There is much to love about Venezuela. Its people are handsome. Food is a lot like Colombian fare but with a little more zing to it. They have a malt based soft drink that is sweet and tasty. They have great chocolate.

Now I said that the Venezuelans are good looking and I think that is true. It must be but you cannot really tell. Unless I miss my guess, but I usually err on the side of stupid slobbering males everywhere when I say, “you really think those are fake?” I think that there are vast numbers of boob jobs in Venezuela.

You would like to think that chest compressions can do that but you would only think that if you were a stupid slobbering male. But then the fact is that you don’t even really care… There is an impossible preponderance of nearly perfect figures, faces etc. in Venezuela. Even women in military uniforms cut a very foxy figure sort of like a butch sort of swat team swagger, but, well you get the drift.

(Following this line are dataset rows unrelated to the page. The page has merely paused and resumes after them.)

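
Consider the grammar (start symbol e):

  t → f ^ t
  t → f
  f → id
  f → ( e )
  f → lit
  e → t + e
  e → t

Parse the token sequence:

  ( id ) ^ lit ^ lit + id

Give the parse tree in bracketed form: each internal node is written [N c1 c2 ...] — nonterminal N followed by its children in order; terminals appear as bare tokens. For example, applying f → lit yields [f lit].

e
t + e
f ^ t + e
( e ) ^ t + e
( t ) ^ t + e
( f ) ^ t + e
( id ) ^ t + e
( id ) ^ f ^ t + e
( id ) ^ lit ^ t + e
( id ) ^ lit ^ f + e
( id ) ^ lit ^ lit + e
( id ) ^ lit ^ lit + t
( id ) ^ lit ^ lit + f
( id ) ^ lit ^ lit + id

[e [t [f ( [e [t [f id]]] )] ^ [t [f lit] ^ [t [f lit]]]] + [e [t [f id]]]]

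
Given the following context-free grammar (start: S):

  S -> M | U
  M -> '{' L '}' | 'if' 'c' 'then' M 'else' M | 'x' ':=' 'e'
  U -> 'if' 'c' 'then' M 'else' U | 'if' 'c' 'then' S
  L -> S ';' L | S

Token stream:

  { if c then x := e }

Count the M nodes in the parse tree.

2

[S [M { [L [S [U if c then [S [M x := e]]]]] }]]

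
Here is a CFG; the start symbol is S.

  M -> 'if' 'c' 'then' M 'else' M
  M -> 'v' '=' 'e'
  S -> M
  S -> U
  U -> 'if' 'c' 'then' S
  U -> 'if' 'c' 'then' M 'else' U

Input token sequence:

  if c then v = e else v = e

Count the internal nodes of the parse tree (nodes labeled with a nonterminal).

[S [M if c then [M v = e] else [M v = e]]]

4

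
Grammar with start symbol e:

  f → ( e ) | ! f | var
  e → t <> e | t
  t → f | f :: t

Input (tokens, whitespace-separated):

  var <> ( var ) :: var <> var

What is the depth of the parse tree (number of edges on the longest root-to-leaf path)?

7

[e [t [f var]] <> [e [t [f ( [e [t [f var]]] )] :: [t [f var]]] <> [e [t [f var]]]]]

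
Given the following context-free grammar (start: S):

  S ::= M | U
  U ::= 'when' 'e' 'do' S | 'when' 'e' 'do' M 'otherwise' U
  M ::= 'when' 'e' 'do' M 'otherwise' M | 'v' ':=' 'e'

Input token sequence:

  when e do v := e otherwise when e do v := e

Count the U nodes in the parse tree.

[S [U when e do [M v := e] otherwise [U when e do [S [M v := e]]]]]

2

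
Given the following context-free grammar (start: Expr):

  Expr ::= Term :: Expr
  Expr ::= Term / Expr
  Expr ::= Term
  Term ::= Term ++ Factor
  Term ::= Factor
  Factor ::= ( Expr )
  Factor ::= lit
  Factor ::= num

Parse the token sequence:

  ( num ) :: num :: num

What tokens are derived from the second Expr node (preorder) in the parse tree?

num

[Expr [Term [Factor ( [Expr [Term [Factor num]]] )]] :: [Expr [Term [Factor num]] :: [Expr [Term [Factor num]]]]]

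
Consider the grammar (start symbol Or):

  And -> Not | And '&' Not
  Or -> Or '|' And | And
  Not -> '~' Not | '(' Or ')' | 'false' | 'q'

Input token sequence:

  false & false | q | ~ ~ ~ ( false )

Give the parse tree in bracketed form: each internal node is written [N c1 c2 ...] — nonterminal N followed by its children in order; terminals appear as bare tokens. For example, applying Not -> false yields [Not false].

Or
Or | And
Or | And | And
And | And | And
And & Not | And | And
Not & Not | And | And
false & Not | And | And
false & false | And | And
false & false | Not | And
false & false | q | And
false & false | q | Not
false & false | q | ~ Not
false & false | q | ~ ~ Not
false & false | q | ~ ~ ~ Not
false & false | q | ~ ~ ~ ( Or )
false & false | q | ~ ~ ~ ( And )
false & false | q | ~ ~ ~ ( Not )
false & false | q | ~ ~ ~ ( false )

[Or [Or [Or [And [And [Not false]] & [Not false]]] | [And [Not q]]] | [And [Not ~ [Not ~ [Not ~ [Not ( [Or [And [Not false]]] )]]]]]]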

Faces too… Droopy turkey chins, Zero. There are no Cher lips that I saw either.

Now I have been thinking a bit about this and its effect on the whole population and the breeding issues involved, natural selection and so forth. Suppose you are a natty looking young Venezuelan couple both have been doctored up to look like JaLo and Antonio Banderas. The attraction is, of course kicked off by first looks at the perfect eyes, noses, ears, lips, boobs and butts.

Now, the attraction matures and all of the rest progresses. You fall in love, get married, maybe… Months pass, and along come the little ones. Will they look like a mix of the two new faces, like you? Recalling the whole natural selection thing and the effects of DNA, rest assured they will be different and if you had more than minor tucks and snips here and there, this could be a genetic train wreck. You are set up for kids who look as bad as the post re-construction Joan Rivers or even a Michael Jackson look alike. They could have tiny flat chests, gigantic bulbous noses and Dumbo ears to the point that paternity gets called into question.

Labels: , , ,

1 Comments:

At 11:43 AM, Blogger Mrs. Hass-Bark said...

I hope you made it out...

I'd be very interested to hear that Spanish on the Guyana border. Is there a Creole or is it Spanglish?

...just in case you weren't clear on what a huge nerd I've become.